Dai mille metri in giù non si può fare! Questo potrebbe
essere il principale elemento identitario del prosciutto affumicato di Sauris,
a cui da quest’anno è stata attribuita l’IGP (Indicazione Geografica Protetta).
Ma la storia e le caratteristiche di questo salume sono altre ancora, a
cominciare proprio dalle origini di questo particolare borgo posto in alta
Carnia, a 1400 metri sul livello del mare che gli conferiscono il primato di
paese più alto del Friuli Venezia Giulia.
Sauris fu fondata attorno al 1200 da due famiglie di
cacciatori provenienti dalla Carinzia e, per secoli, ha subito un isolamento
che ha determinato specifiche caratteristiche ancora evidenti nelle
architetture e nel dialetto saurano, un idioma che conserva vocaboli e ritmo
del tedesco parlato nel XIII secolo, praticato unicamente da questa piccola
comunità. Oggi Sauris è inserita tra le venti località aderenti al circuito
delle perle alpine, coordinato dal Consorzio Turistico Alpine Pearls, e si
raggiunge abbastanza agevolmente da quando, negli anni ’30, fu costruita la
prima strada rotabile. Ma prima d’allora, in inverno, era praticamente
impossibile raggiungere il paese, isolato da copiose nevicate che tuttora,
sulle cime delle montagne dove ci sono le malghe, raggiungono diversi metri
d’altezza.
Forse è stato proprio l’isolamento che ha spinto gli
abitanti di Sauris a sviluppare prodotti e alimenti necessari per la
sopravvivenza: da qui le tessiture, mestiere un tempo riservato agli uomini, e
la tecnica dell’affumicatura per le carni, in primis il prosciutto crudo.

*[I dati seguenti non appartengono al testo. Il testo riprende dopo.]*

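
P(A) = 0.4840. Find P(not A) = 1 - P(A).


P(not A) = 1 - 0.4840 = 0.5160

P(not A) = 0.5160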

Questo pregiato salume è al centro di una grande festa
che, nei primi due weekend di luglio, occupa ogni angolo del paese e, grazie
all’intraprendenza di Pietro Schneider (il cognome più diffuso della piccola
comunità) nel lontano 1862, attualmente rappresenta una parte fondamentale
dell’economia del territorio.
Basti pensare che nel salumificio Wolf lavorano 60
persone e che l’intera comunità non supera i 400 abitanti. Ma è meglio andare
con ordine. Intanto cominciamo con il dire che Wolf è il soprannome con cui la
famiglia di Pietro Schneider e i suoi antenati, al secolo Beppino e Licia
Petris, sono conosciuti, a tal punto che hanno chiamato l’azienda in questo
modo.
Da allora poco è cambiato nelle tecniche di produzione,
tranne forse l’utilizzo del tipo di legname. Un tempo si usavano il pino e
l’abete che conferivano un gusto molto forte e pronunciato al prosciutto,
mentre adesso è il faggio il legno utilizzato nel processo di affumicatura, che
infonde un sapore e un profumo più raffinato e delicato.
Per il resto il procedimento rimane quello tradizionale:
selezione delle cosce fresche di suino nazionale, come da disciplinare,
salatura tramite il massaggio fatto in più tempi e infine l’affumicatura.
I prosciutti vengono appesi in grandi sale dove penetra
il “fumo gentile” di tre camini posti al pianterreno dello stabilimento,
alimentati a mano dagli operai con il legno delle faggete che circondano
Sauris. Successivamente entra in gioco l’altitudine, quei famosi mille metri
sotto i quali non è più prosciutto di Sauris.
Con infinita modestia mi sento di aggiungere, dopo il mio
viaggio magico in quelle terre, anche per la birra integrale Zahre, per i
formaggi di malga di Giordano De Monte, per la squisita ospitalità dell’Hotel
Morgenleit dove sanno presentare al meglio il prosciutto affumicato di Sauris Wolf.
Restano a stagionare almeno dodici mesi i 40.000
prosciutti affumicati, ma uno ci resta di più. L’aria di Sauris la respira per
almeno sedici mesi perché viene fatto con cosce più pesanti, quelle che hanno
una marezzatura di grasso più particolare: a questo prosciutto i Wolf hanno
dato il nome di Nonno Bepi, un omaggio a Beppino da parte dei quattro figli che
lo affiancano in azienda, garantendo continuità a questa straordinaria
avventura nata un anno dopo l’Unità d’Italia.